1a) The Angle formed by two chords theorem says: If two chords intersect within a circle, then the measure of each pair of vertical angles formed is equal to one-half the sum of the measures of their intercepted arcs.
2) So: arc 1(1/2) + arc 3(1/2) = angle 1
2a) 112(1/2) + 54(1/2) = angle 1
2b) 56 + 27 = angle 1
Therefore, angle 1 is 83 degrees.
To find angle 2:
1) Find angle 2 using the Supplementary Theorem(?). (Sorry forgot what it was called.)

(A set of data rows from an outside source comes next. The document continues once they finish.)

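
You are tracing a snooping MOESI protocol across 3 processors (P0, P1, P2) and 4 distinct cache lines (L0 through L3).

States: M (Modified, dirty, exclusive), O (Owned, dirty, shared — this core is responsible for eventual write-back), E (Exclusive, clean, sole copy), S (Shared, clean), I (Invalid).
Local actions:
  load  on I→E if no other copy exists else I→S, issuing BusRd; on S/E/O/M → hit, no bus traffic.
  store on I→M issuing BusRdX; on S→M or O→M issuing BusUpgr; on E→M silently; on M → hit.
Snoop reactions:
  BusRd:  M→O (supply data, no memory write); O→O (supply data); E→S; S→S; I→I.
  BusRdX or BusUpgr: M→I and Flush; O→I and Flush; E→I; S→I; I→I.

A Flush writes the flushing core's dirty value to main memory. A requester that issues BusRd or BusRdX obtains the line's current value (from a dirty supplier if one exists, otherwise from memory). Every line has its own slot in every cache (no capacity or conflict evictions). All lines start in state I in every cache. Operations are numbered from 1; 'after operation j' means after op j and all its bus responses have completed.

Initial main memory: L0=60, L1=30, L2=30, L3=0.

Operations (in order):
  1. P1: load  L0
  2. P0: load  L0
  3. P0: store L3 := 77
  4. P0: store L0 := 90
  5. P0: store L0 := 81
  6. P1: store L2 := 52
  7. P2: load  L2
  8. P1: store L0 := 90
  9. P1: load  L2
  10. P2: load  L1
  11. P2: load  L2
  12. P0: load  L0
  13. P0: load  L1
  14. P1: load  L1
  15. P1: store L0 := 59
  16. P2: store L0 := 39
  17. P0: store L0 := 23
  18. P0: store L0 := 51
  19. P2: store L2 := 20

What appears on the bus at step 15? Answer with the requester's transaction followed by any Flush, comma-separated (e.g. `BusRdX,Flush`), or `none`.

bus = BusUpgr

step 1: P1: load  L0  ⟶  IEI  (L0)  txn=BusRd  M[L0]=60
step 2: P0: load  L0  ⟶  SSI  (L0)  txn=BusRd  M[L0]=60
step 3: P0: store L3 := 77  ⟶  MII  (L3)  txn=BusRdX  M[L3]=0
step 4: P0: store L0 := 90  ⟶  MII  (L0)  txn=BusUpgr  M[L0]=60
step 5: P0: store L0 := 81  ⟶  MII  (L0)  txn=∅  M[L0]=60
step 6: P1: store L2 := 52  ⟶  IMI  (L2)  txn=BusRdX  M[L2]=30
step 7: P2: load  L2  ⟶  IOS  (L2)  txn=BusRd  M[L2]=30
step 8: P1: store L0 := 90  ⟶  IMI  (L0)  txn=BusRdX+Flush  M[L0]=81
step 9: P1: load  L2  ⟶  IOS  (L2)  txn=∅  M[L2]=30
step 10: P2: load  L1  ⟶  IIE  (L1)  txn=BusRd  M[L1]=30
step 11: P2: load  L2  ⟶  IOS  (L2)  txn=∅  M[L2]=30
step 12: P0: load  L0  ⟶  SOI  (L0)  txn=BusRd  M[L0]=81
step 13: P0: load  L1  ⟶  SIS  (L1)  txn=BusRd  M[L1]=30
step 14: P1: load  L1  ⟶  SSS  (L1)  txn=BusRd  M[L1]=30
step 15: P1: store L0 := 59  ⟶  IMI  (L0)  txn=BusUpgr  M[L0]=81
step 16: P2: store L0 := 39  ⟶  IIM  (L0)  txn=BusRdX+Flush  M[L0]=59
step 17: P0: store L0 := 23  ⟶  MII  (L0)  txn=BusRdX+Flush  M[L0]=39
step 18: P0: store L0 := 51  ⟶  MII  (L0)  txn=∅  M[L0]=39
step 19: P2: store L2 := 20  ⟶  IIM  (L2)  txn=BusUpgr+Flush  M[L2]=52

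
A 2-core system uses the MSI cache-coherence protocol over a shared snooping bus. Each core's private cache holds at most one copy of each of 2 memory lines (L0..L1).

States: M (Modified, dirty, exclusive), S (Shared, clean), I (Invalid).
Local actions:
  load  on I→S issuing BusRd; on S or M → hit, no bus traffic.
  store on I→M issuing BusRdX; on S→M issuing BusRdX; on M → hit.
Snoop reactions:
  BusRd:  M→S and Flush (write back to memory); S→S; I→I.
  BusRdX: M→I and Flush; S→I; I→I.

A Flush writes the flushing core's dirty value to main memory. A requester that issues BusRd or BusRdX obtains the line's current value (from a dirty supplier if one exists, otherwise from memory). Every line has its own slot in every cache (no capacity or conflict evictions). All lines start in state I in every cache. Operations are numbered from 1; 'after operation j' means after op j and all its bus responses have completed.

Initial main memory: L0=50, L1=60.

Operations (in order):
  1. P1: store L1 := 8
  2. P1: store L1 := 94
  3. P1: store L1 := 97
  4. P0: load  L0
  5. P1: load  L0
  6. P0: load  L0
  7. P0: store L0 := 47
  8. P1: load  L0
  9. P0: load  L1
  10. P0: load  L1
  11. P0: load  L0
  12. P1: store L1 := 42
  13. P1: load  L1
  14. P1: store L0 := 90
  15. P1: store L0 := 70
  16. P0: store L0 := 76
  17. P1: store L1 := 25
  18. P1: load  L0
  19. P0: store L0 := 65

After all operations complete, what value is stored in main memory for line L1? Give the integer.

memory[L1] = 97

step 1: P1: store L1 := 8  ⟶  IM  (L1)  txn=BusRdX  M[L1]=60
step 2: P1: store L1 := 94  ⟶  IM  (L1)  txn=∅  M[L1]=60
step 3: P1: store L1 := 97  ⟶  IM  (L1)  txn=∅  M[L1]=60
step 4: P0: load  L0  ⟶  SI  (L0)  txn=BusRd  M[L0]=50
step 5: P1: load  L0  ⟶  SS  (L0)  txn=BusRd  M[L0]=50
step 6: P0: load  L0  ⟶  SS  (L0)  txn=∅  M[L0]=50
step 7: P0: store L0 := 47  ⟶  MI  (L0)  txn=BusRdX  M[L0]=50
step 8: P1: load  L0  ⟶  SS  (L0)  txn=BusRd+Flush  M[L0]=47
step 9: P0: load  L1  ⟶  SS  (L1)  txn=BusRd+Flush  M[L1]=97
step 10: P0: load  L1  ⟶  SS  (L1)  txn=∅  M[L1]=97
step 11: P0: load  L0  ⟶  SS  (L0)  txn=∅  M[L0]=47
step 12: P1: store L1 := 42  ⟶  IM  (L1)  txn=BusRdX  M[L1]=97
step 13: P1: load  L1  ⟶  IM  (L1)  txn=∅  M[L1]=97
step 14: P1: store L0 := 90  ⟶  IM  (L0)  txn=BusRdX  M[L0]=47
step 15: P1: store L0 := 70  ⟶  IM  (L0)  txn=∅  M[L0]=47
step 16: P0: store L0 := 76  ⟶  MI  (L0)  txn=BusRdX+Flush  M[L0]=70
step 17: P1: store L1 := 25  ⟶  IM  (L1)  txn=∅  M[L1]=97
step 18: P1: load  L0  ⟶  SS  (L0)  txn=BusRd+Flush  M[L0]=76
step 19: P0: store L0 := 65  ⟶  MI  (L0)  txn=BusRdX  M[L0]=76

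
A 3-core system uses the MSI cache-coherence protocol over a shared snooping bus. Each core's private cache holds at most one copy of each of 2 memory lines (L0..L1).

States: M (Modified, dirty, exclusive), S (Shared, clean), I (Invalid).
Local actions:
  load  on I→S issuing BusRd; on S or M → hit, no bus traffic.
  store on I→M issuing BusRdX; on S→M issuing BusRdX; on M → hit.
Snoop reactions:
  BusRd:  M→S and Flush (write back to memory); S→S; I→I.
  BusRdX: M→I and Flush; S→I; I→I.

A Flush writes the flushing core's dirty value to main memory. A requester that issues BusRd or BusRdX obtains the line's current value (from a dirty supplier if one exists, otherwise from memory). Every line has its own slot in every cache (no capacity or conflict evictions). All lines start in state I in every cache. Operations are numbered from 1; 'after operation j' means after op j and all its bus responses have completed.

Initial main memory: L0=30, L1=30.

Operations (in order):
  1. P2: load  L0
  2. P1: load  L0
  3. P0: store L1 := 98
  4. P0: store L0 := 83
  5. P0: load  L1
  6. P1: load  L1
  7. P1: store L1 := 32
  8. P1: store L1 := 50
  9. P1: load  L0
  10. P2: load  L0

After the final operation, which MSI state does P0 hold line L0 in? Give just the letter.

[1] P2: load  L0 | P0:I, P1:I, P2:S(30) | bus: BusRd
[2] P1: load  L0 | P0:I, P1:S(30), P2:S(30) | bus: BusRd
[3] P0: store L1 := 98 | P0:M(98), P1:I, P2:I | bus: BusRdX
[4] P0: store L0 := 83 | P0:M(83), P1:I, P2:I | bus: BusRdX
[5] P0: load  L1 | P0:M(98), P1:I, P2:I | bus: none
[6] P1: load  L1 | P0:S(98), P1:S(98), P2:I | bus: BusRd,Flush
[7] P1: store L1 := 32 | P0:I, P1:M(32), P2:I | bus: BusRdX
[8] P1: store L1 := 50 | P0:I, P1:M(50), P2:I | bus: none
[9] P1: load  L0 | P0:S(83), P1:S(83), P2:I | bus: BusRd,Flush
[10] P2: load  L0 | P0:S(83), P1:S(83), P2:S(83) | bus: BusRd

state = S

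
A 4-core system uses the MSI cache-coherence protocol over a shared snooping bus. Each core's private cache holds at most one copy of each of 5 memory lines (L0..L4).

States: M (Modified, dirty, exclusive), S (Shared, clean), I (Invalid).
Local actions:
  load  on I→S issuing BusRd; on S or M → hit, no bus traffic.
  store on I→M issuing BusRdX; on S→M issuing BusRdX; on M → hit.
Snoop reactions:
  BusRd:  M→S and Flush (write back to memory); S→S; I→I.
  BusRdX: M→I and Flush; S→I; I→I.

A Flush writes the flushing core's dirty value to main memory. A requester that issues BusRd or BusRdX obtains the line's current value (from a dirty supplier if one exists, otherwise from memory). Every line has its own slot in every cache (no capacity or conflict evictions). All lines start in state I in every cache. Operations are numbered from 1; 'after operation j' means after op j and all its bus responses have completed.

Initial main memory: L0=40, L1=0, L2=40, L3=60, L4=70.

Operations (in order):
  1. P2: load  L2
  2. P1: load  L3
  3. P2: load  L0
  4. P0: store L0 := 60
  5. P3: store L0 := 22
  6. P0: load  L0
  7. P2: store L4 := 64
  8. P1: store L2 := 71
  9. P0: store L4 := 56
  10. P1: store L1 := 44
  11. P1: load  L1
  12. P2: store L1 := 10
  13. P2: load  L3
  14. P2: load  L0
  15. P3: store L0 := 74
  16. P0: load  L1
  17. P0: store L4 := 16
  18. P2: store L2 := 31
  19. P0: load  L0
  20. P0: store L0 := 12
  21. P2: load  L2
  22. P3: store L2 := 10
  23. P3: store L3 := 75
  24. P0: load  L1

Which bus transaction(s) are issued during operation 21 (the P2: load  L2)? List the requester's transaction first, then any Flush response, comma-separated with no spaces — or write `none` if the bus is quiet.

1. P2: load  L2  bus=[BusRd]  L2: P0=I P1=I P2=S P3=I  mem[L2]=40
2. P1: load  L3  bus=[BusRd]  L3: P0=I P1=S P2=I P3=I  mem[L3]=60
3. P2: load  L0  bus=[BusRd]  L0: P0=I P1=I P2=S P3=I  mem[L0]=40
4. P0: store L0 := 60  bus=[BusRdX]  L0: P0=M P1=I P2=I P3=I  mem[L0]=40
5. P3: store L0 := 22  bus=[BusRdX,Flush]  L0: P0=I P1=I P2=I P3=M  mem[L0]=60
6. P0: load  L0  bus=[BusRd,Flush]  L0: P0=S P1=I P2=I P3=S  mem[L0]=22
7. P2: store L4 := 64  bus=[BusRdX]  L4: P0=I P1=I P2=M P3=I  mem[L4]=70
8. P1: store L2 := 71  bus=[BusRdX]  L2: P0=I P1=M P2=I P3=I  mem[L2]=40
9. P0: store L4 := 56  bus=[BusRdX,Flush]  L4: P0=M P1=I P2=I P3=I  mem[L4]=64
10. P1: store L1 := 44  bus=[BusRdX]  L1: P0=I P1=M P2=I P3=I  mem[L1]=0
11. P1: load  L1  bus=[-]  L1: P0=I P1=M P2=I P3=I  mem[L1]=0
12. P2: store L1 := 10  bus=[BusRdX,Flush]  L1: P0=I P1=I P2=M P3=I  mem[L1]=44
13. P2: load  L3  bus=[BusRd]  L3: P0=I P1=S P2=S P3=I  mem[L3]=60
14. P2: load  L0  bus=[BusRd]  L0: P0=S P1=I P2=S P3=S  mem[L0]=22
15. P3: store L0 := 74  bus=[BusRdX]  L0: P0=I P1=I P2=I P3=M  mem[L0]=22
16. P0: load  L1  bus=[BusRd,Flush]  L1: P0=S P1=I P2=S P3=I  mem[L1]=10
17. P0: store L4 := 16  bus=[-]  L4: P0=M P1=I P2=I P3=I  mem[L4]=64
18. P2: store L2 := 31  bus=[BusRdX,Flush]  L2: P0=I P1=I P2=M P3=I  mem[L2]=71
19. P0: load  L0  bus=[BusRd,Flush]  L0: P0=S P1=I P2=I P3=S  mem[L0]=74
20. P0: store L0 := 12  bus=[BusRdX]  L0: P0=M P1=I P2=I P3=I  mem[L0]=74
21. P2: load  L2  bus=[-]  L2: P0=I P1=I P2=M P3=I  mem[L2]=71
22. P3: store L2 := 10  bus=[BusRdX,Flush]  L2: P0=I P1=I P2=I P3=M  mem[L2]=31
23. P3: store L3 := 75  bus=[BusRdX]  L3: P0=I P1=I P2=I P3=M  mem[L3]=60
24. P0: load  L1  bus=[-]  L1: P0=S P1=I P2=S P3=I  mem[L1]=10

bus = none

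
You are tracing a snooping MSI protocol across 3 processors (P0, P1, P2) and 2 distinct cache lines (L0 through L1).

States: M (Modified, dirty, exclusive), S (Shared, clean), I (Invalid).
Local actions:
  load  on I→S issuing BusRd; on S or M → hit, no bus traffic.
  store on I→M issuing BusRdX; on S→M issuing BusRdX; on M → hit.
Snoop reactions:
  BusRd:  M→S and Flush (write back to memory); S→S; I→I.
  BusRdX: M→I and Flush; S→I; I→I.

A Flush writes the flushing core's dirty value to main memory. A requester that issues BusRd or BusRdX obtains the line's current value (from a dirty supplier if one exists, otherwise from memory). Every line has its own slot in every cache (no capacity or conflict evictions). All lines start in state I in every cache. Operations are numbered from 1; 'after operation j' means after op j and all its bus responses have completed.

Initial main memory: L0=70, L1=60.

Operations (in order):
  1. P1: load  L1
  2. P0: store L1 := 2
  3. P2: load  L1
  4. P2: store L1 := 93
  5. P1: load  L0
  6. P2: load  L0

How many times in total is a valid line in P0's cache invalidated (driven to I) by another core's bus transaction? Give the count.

  op1 P1: load  L1 → I/S/I on L1; bus BusRd; mem=60
  op2 P0: store L1 := 2 → M/I/I on L1; bus BusRdX; mem=60
  op3 P2: load  L1 → S/I/S on L1; bus BusRd Flush; mem=2
  op4 P2: store L1 := 93 → I/I/M on L1; bus BusRdX; mem=2
  op5 P1: load  L0 → I/S/I on L0; bus BusRd; mem=70
  op6 P2: load  L0 → I/S/S on L0; bus BusRd; mem=70

invalidations = 1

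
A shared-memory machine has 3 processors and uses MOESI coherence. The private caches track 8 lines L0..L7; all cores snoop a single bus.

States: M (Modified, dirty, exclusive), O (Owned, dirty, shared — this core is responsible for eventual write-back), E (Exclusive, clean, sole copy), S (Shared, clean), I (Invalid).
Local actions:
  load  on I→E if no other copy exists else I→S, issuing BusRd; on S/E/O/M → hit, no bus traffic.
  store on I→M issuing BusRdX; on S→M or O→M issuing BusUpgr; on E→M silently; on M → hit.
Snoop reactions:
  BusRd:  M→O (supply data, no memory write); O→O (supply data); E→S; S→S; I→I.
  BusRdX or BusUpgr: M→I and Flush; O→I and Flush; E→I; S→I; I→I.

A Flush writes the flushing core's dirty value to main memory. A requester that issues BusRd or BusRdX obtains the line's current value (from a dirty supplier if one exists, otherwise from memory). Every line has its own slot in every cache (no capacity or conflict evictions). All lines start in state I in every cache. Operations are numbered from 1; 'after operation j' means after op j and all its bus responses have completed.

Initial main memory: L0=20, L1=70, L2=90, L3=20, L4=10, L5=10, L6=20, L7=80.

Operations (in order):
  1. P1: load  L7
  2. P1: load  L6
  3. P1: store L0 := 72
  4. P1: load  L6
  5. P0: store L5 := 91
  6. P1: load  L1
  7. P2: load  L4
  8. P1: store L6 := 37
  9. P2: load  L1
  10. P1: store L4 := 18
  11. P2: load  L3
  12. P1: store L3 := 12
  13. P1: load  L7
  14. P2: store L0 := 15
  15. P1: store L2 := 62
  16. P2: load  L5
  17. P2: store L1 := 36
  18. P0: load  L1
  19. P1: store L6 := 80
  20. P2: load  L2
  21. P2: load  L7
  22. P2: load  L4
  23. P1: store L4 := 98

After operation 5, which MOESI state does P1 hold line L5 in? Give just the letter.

state = I

[1] P1: load  L7 | P0:I, P1:E(80), P2:I | bus: BusRd
[2] P1: load  L6 | P0:I, P1:E(20), P2:I | bus: BusRd
[3] P1: store L0 := 72 | P0:I, P1:M(72), P2:I | bus: BusRdX
[4] P1: load  L6 | P0:I, P1:E(20), P2:I | bus: none
[5] P0: store L5 := 91 | P0:M(91), P1:I, P2:I | bus: BusRdX
[6] P1: load  L1 | P0:I, P1:E(70), P2:I | bus: BusRd
[7] P2: load  L4 | P0:I, P1:I, P2:E(10) | bus: BusRd
[8] P1: store L6 := 37 | P0:I, P1:M(37), P2:I | bus: none
[9] P2: load  L1 | P0:I, P1:S(70), P2:S(70) | bus: BusRd
[10] P1: store L4 := 18 | P0:I, P1:M(18), P2:I | bus: BusRdX
[11] P2: load  L3 | P0:I, P1:I, P2:E(20) | bus: BusRd
[12] P1: store L3 := 12 | P0:I, P1:M(12), P2:I | bus: BusRdX
[13] P1: load  L7 | P0:I, P1:E(80), P2:I | bus: none
[14] P2: store L0 := 15 | P0:I, P1:I, P2:M(15) | bus: BusRdX,Flush
[15] P1: store L2 := 62 | P0:I, P1:M(62), P2:I | bus: BusRdX
[16] P2: load  L5 | P0:O(91), P1:I, P2:S(91) | bus: BusRd
[17] P2: store L1 := 36 | P0:I, P1:I, P2:M(36) | bus: BusUpgr
[18] P0: load  L1 | P0:S(36), P1:I, P2:O(36) | bus: BusRd
[19] P1: store L6 := 80 | P0:I, P1:M(80), P2:I | bus: none
[20] P2: load  L2 | P0:I, P1:O(62), P2:S(62) | bus: BusRd
[21] P2: load  L7 | P0:I, P1:S(80), P2:S(80) | bus: BusRd
[22] P2: load  L4 | P0:I, P1:O(18), P2:S(18) | bus: BusRd
[23] P1: store L4 := 98 | P0:I, P1:M(98), P2:I | bus: BusUpgr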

1a) You know that supplementary angles means that the two angles (created by two perpendicular lines) that are adjacent to each other added up together will equal to 180 degrees.
2) Since angle 1 + angle 2 = 180 degrees
2a) 180 - angle 1 = angle 2
2b) 180 - 83 = angle 2
Therefore, angle 2 is 97 degrees.
Hopefully this helped! If not, please ask me more questions! I'm sorry if this was not the answer you were looking for!!